Harry Gatterer: Das Wichtigste ist in diesem Zusammenhang eine intensive Selbstreflexion. Unternehmen müssen artikulieren, was für sie wichtig ist und wieso sie überhaupt mit den Kunden in Kontakt treten möchten. Erst wenn man weiß, wo man selbst steht, wird man Gemeinsamkeiten erkennen, was auch die Basis für Kooperationen ist. Hunderte Kundenbefragungen erzeugen keine Anschlussfähigkeit. Die Kunden dürfen nicht unter dem Mikroskop betrachtet werden. Man muss mit ihnen in einen Dialog treten. Dafür braucht es keine technischen, sondern mentale Voraussetzungen.

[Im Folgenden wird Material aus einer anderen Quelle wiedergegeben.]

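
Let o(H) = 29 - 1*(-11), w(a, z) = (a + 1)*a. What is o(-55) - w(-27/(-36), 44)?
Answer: 619/16 ≈ 38.688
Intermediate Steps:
w(a, z) = a*(1 + a) (w(a, z) = (1 + a)*a = a*(1 + a))
o(H) = 40 (o(H) = 29 + 11 = 40)
o(-55) - w(-27/(-36), 44) = 40 - (-27/(-36))*(1 - 27/(-36)) = 40 - (-27*(-1/36))*(1 - 27*(-1/36)) = 40 - 3*(1 + ¾)/4 = 40 - 3*7/(4*4) = 40 - 1*21/16 = 40 - 21/16 = 619/16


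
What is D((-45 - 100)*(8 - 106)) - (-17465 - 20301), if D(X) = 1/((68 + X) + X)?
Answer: 1075877809/28488 ≈ 37766.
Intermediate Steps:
D(X) = 1/(68 + 2*X)
D((-45 - 100)*(8 - 106)) - (-17465 - 20301) = 1/(2*(34 + (-45 - 100)*(8 - 106))) - (-17465 - 20301) = 1/(2*(34 - 145*(-98))) - 1*(-37766) = 1/(2*(34 + 14210)) + 37766 = (½)/14244 + 37766 = (½)*(1/14244) + 37766 = 1/28488 + 37766 = 1075877809/28488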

Schafft man diese, können sich sehr starke Netzwerke bilden.

 

A1: Wie kann ein Unternehmen reibungslose Schnittstellen zwischen Mensch und Technologie integrieren, um technologische Potenziale zu erkennen und zu nutzen?

Harry Gatterer: Das ist ein hochkomplexer Vorgang.  Zuerst braucht man ein Verständnis dafür, dass Mensch und Maschine eine Allianz bilden können. Der Algorithmus sollte nicht als Feind, sondern als Freund gesehen werden. Aktuell wird Technologie hingegen von vielen Menschen als gefährlich wahrgenommen – etwa weil dadurch Arbeitsplätze verloren gehen. Negative Erfahrungen mit Technologie müssen aufgebrochen werden. Der Schlüssel dazu ist, Alltagserfahrungen zu erzeugen, die glaubwürdig untermauern, wie Technologie unser Leben erleichtert.

 

 

 

Zur Person:

Harry Gatterer ist Trendforscher und Geschäftsführer des Zukunftsinstituts. Seine Arbeitsschwerpunkte sind die Zukunft von Leben und Arbeit, neue Lebensstile und ihre Wirkung auf Gesellschaft, Unternehmen, Konsum und Freizeit. Er berät auch Unternehmen in der Frage, wie sie relevante Trends erkennen und nutzen können.

Selbstreflexion ist die Erfolgsbasis in der vernetzten Wirtschaft.